В пещере стало темнее, маленькая свеча догорала, а Жанет снова улыбнулась и с легким прощальным жестом исчезла без следа.
Казалось, произнесенные ею слова навеки врезались в мою память, как будто их вырезали на плоских камнях круга. И я их видел, я их ощущал постоянно, хотя даже отзвуки ее голоса уже растаяли.
В пещере было темно. Я вскрикнул и потянулся к свече, но она уже погасла. Однако, быстро поднявшись на ноги, я увидел, что маяком мне служит очаг, горевший в маленьком убежище в конце того туннеля, по которому я пришел сюда.
Вытерев глаза, переполненный любовью к Жанет и мучительной смесью нежности и боли, я поспешил вернуться в маленькую теплую комнату и увидел там рыжеволосую ведьму, спавшую на постели.
И на одно мгновение она превратилась в Жанет! И не в того нежного призрака, который только что смотрел на меня любящими глазами и читал стихи, что обещали некое прощение.
Это была обгоревшая Жанет, страдающая и умирающая женщина. По ее волосам ползли огни, кости тлели. В смертельной агонии она выгибала спину и пыталась дотянуться до меня. А когда я закричал и попытался выхватить ее из огня, она вновь превратилась в рыжеволосую ведьму, которая только что затащила меня в постель, опоив каким-то зельем…

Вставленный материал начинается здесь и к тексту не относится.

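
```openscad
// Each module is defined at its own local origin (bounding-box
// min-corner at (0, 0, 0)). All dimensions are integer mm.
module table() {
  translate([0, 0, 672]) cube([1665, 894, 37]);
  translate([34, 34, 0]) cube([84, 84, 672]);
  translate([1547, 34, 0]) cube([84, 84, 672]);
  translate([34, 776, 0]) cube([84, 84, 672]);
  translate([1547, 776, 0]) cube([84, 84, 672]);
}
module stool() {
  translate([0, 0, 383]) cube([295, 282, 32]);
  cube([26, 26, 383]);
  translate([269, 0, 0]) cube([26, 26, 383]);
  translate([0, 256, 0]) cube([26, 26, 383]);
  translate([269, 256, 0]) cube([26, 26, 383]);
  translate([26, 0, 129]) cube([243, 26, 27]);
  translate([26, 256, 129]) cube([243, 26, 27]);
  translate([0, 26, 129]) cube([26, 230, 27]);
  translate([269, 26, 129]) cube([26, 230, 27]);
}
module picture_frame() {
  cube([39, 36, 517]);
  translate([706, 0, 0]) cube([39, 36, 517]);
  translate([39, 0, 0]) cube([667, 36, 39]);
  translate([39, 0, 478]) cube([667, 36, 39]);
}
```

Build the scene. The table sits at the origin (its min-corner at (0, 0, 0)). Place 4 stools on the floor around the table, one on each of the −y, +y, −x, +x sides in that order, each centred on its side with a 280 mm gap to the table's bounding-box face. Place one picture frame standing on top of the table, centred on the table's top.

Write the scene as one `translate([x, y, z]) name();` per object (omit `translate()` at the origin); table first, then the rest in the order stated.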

Мертвая, белая, навеки затихшая в смерти. Кровь запятнала ее белую юбку, и ее маленькое жилище превратилось в могилу, а ее очаг – в поминальный свет.
Я перекрестился.
И выбежал из укрытия.
Но в темноте я не мог отыскать свою лошадь, а через несколько мгновений услышал смех Маленького народа.
Я был уже на грани безумия, напуганный видением, бормотал молитвы и проклятия. В ярости я бросился на них, требуя показаться, сразиться со мной, и в одно мгновение был окружен. Двоих я убил мечом, а остальных обратил в бегство, но не раньше, чем они стащили с меня зеленую тунику, сорвали кожаную перевязь и украли мои немногочисленные пожитки. Лошадь они тоже увели.
Оставшись с одним только мечом, я все же не погнался за ними, а интуитивно, по звездам, вышел на дорогу – Талтосы всегда умели это делать, – а когда поднялась луна, я направился на юг, прочь от моей родной земли.
Я даже не оглянулся на Доннелейт.
Я шел к южной земле, как это тогда называлось, к Гластонбери, и дошел до священного холма, где Иосиф посадил боярышник. Я омыл руки в святом источнике. Выпил из него воды. Я пересек Европу, чтобы найти папу Григория среди развалин Рима, дошел до Византии и наконец до Святой земли.
Но еще задолго до того, как я добрался хотя бы до дворца папы Григория, стоявшего среди жалких развалин великих языческих монументов, цель моих блужданий изменилась. Я больше не был священником, а превратился в бродягу, искателя, ученого.
Я мог бы рассказать вам тысячу историй на эту тему, включая историю о том, как я познакомился с отцами Таламаски. Но я не могу утверждать, что знаю их историю. Я о них знаю то же, что и вы, и то, что было открыто и подтверждено Гордоном и его приспешниками.
В Европе я время от времени встречал Талтосов – мужчин и женщин. Я предполагал, что так будет. Что будет совсем нетрудно рано или поздно отыскать кого-то из моего народа и у теплого очага проговорить всю ночь об утерянной земле, о той равнине, обо всем том, что мы помнили.
И вот еще последние сведения, которые хочу сообщить вам.
В 1228 году я наконец вернулся в Доннелейт. Прошло много времени, с тех пор как я видел хоть одного Талтоса. Я уже начинал испытывать страх на этот счет, и проклятие Жанет и ее стихи не покидали мой разум.
Я пришел туда как некий бродячий шотландец, желающий поговорить с бардами Северной Шотландии о старых историях и легендах.
Мое сердце едва не лопнуло, когда я увидел, что старая саксонская церковь исчезла и на ее месте у въезда в большой торговый город стоит огромный кафедральный собор.
Я надеялся увидеть ту старую церковь. Но на кого бы не произвело впечатления это могучее строение и огромный, величественный замок графов Доннелейта, что возвышался над всей долиной?